Probably 90% of the film is between Carley and Jim, with a few minor characters, mostly their respective best friends. Emily Stiles does a good job with a marginally sympathetic character–a girl who seems to do nothing with her life but take pills and push out everyone who cares about her. She does a great job of conveying the lies that Carley’s told so often she’s made herself believe them, and what she feels like when that facade starts to crack. As I mentioned above, Jimmy Wayne Farley manages to make a guy who could easily be sleazy into the guy you really want Carley to fall for, the guy that seems like he could be something real. The lank-haired bartender who paints at night and shoots up while schmoozing in New York galleries is a wee bit of a cliché, and it takes skill to make a real person out of a shell.

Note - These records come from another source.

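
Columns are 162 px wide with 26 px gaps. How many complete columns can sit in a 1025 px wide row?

5 columns

k columns need k·162 + (k−1)·26 = k·188 − 26.
k·188 − 26 ≤ 1025 → k ≤ 1051 / 188 ≈ 5.59, so k = 5.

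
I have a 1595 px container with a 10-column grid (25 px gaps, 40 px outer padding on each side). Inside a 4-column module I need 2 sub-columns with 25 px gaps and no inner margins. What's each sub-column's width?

283 px

Inside the margins: 1595 − 80 = 1515 px.
10c + 9·25 = 1515 → 10c = 1290 → c = 129 px.
Span of 4: 4·129 + 3·25 = 516 + 75 = 591 px.
2 columns + 1 gap: 2d + 1·25 = 591.
2d = 591 − 25 = 566, so d = 283 px.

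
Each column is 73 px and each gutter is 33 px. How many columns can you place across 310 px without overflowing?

3 columns: 3·73 + 2·33 = 285 px ≤ 310.
4 columns: 391 px > 310. So 3.

3 columns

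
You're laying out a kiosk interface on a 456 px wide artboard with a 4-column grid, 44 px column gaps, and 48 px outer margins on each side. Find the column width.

57 px

Subtract both margins: 456 − 2·48 = 360 px.
360 − 3·44 = 228; ÷4 gives c = 57 px.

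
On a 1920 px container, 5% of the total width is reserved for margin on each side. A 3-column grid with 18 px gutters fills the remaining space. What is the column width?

Each margin = 5% of 1920 = 96 px; content = 1920 − 2·96 = 1728 px.
1728 − 2·18 = 1692; ÷3 gives c = 564 px.

564 px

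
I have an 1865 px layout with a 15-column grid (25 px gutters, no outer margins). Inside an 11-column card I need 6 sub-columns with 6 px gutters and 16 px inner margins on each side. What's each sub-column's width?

216.5 px

15 columns + 14 gutters: 15c + 14·25 = 1865.
15c = 1865 − 350 = 1515, so c = 101 px.
11 columns plus 10 gutters: 1111 + 250 = 1361 px.
Inner content = 1361 − 2·16 = 1329 px.
6d + 5·6 = 1329 → 6d = 1299 → d = 216.5 px.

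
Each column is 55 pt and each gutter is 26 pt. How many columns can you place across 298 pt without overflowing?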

Some of the editing, particularly the first love scene and a solo bit in Jim’s apartment, is particularly well-done. The loving, caressing shots of these pretty, bony people set up and cement the connection between them, which could be hard in an 87-minute film.

And yet it’s somewhat unfulfilling–what really happened? Is it a film about love and how we jinx it by being afraid of it, intertwined with a morality tale about drugs that at times seems to be romanticizing the same drug abuse that it wants to confront? It’s a film that clearly will not appeal to mainstream audiences–it was written and made by and for artsy types who may not flirt with drugs to the extent that its characters do, but certainly are not completely shocked by them. The problem with that is that it’s easy to feel like there is no larger, universal theme to it because it’s outweighed with its hipness and of course, the drugs. It’s not like drug films haven’t made it to large audiences and resonated with people whose experiences haven’t led them down that road. I just don’t think this one will.